Она шла долго. Останавливалась только чтобы попить из попадавшихся на пути луж и ручейков, ела кору с деревьев и траву, иногда ей даже удавалось найти немного грибов – повезло, что для них уже наступила пора. Пару раз она заходила в попадавшиеся на дороге деревни, просила хлеба или хотя бы переночевать в хлеву на соломенном тюфяке, но люди разбегались от нее, едва завидев. А те, кто посмелее, кидали камни. Один попал ей в висок, и пришлось спешно убегать, пока жители не кликнули стражу. Она не знала, почему ее ненавидят, почему боятся, но поняла одно – лучше держаться подальше от трактов и деревень. Поэтому свернула, пробираясь сквозь лес и бескрайние поля кукурузы, пшеницы и земляного ореха. Это ей понравилось даже больше, чем грибы. Иногда она даже думала насовсем остаться там, среди высоких, почти в ее рост, стеблей кукурузы и колючих колосков. И хотя есть их сырыми было довольно трудно, вскоре она привыкла к такой пище. Ночью, правда, становилось холодно и приходилось закапываться в одеяло из травы и веток, но они давали не слишком много тепла, и она часто просыпалась, дрожа и сворачиваясь в клубок, как зверь. Она шла целые недели и месяцы, не догадываясь, что уже началась зима – здесь, в этом закатном краю, зима была совершенно бесснежной. Ей удалось один раз застать остановившийся на дороге караван, откуда она украла плащ, подбитый волчьим мехом. Больше она не взяла ничего, даже еды, хотя питаться подножным кормом тоже становилось труднее. Но она слишком боялась, что ее заметят и убьют. Причины этому она до сих пор не знала, но несколько раз слышала брошенное вслед «рогатая ублюдина» - и это было самым вежливым из ее прозвищ.

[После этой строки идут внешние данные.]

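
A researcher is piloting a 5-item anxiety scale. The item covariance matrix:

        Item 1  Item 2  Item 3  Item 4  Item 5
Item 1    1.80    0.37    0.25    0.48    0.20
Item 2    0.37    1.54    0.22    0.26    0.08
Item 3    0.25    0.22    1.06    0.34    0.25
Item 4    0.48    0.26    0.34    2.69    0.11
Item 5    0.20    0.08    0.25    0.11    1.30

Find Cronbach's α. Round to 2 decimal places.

α = 0.47

Σσᵢ² = 1.80 + 1.54 + 1.06 + 2.69 + 1.30 = 8.39
Σ_{i<j} σ_ij = 2.56
σ²_total = 8.39 + 2 × 2.56 = 13.51
α = (k/(k−1))·(1 − Σσᵢ²/σ²_total) = (5/4)·(1 − 8.39/13.51) = 0.47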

«Я не рогатая ублюдина. Мое имя – Шен», - хотела бы сказать им она, но никогда не говорила. Люди были опасны. А этот мир принадлежал им, хотела она того или нет, потому она скрывалась, как тать в ночи, переходя по нескольку лиг в день. Шла иногда и ночью, когда хватало сил на призыв шарика света, ибо брести по лесным массивам в темноте было чревато переломом ноги или чем-нибудь похуже. Однажды, когда она уже почти добралась до границы Тевинтера (но не знала об этом), к ней пришла стая волков. В ту ночь она спала, как всегда, укрывшись колючими еловыми лапами и свернувшись на мягком плаще из шкур. Шорох лап и тихое, но предупреждающее рычание заставили ее тут же подскочить на месте. Четверо волков окружили ее, они были голодны, истощены и преисполнены желания выжить – так же, как и она сама. Тогда ей удалось отогнать их, использовав простенькое заклинание огня, но после этого стало ясно: больше она не сможет так существовать. Рано или поздно ударят настоящие холода, и волки станут опасней, или люди найдут ее и убьют.
Так что когда через два месяца она, уже почти теряющая сознание от голода и холода, увидела вдалеке, у дороги, мерцающий огонек костра, долго думать она не стала и ускорила шаги. К ее удивлению, горстка людей, собравшаяся возле жарящегося козленка, не стала прогонять ее, хоть и удивилась ее внешнему виду и молчаливому поведению. Какой-то человек в кожаной броне, усмехнувшись, протянул ее ногу козленка и только посмеивался, когда она схватила предложенный кусок и вцепилась в него зубами, словно не ела целую вечность. Все время, пока она ела, никто не произнес ни слова. А потом они стали переговариваться, и она слушала, сонно потирая глаза от усталости и не имея никакого желания уходить. Утром люди свернули лагерь и двинулись по дороге, как они сказали, в Неромениан. Наемники. Слово это было знакомо ей. Наемники – те, кого нанимают выполнить работу и платят за это. Иногда золотом, иногда едой, одеждой и крышей над головой. Она решила идти с ними – по крайней мере, пока. Пока не вспомнит.
Пока голос, пробудивший ее, не придет к ней снова.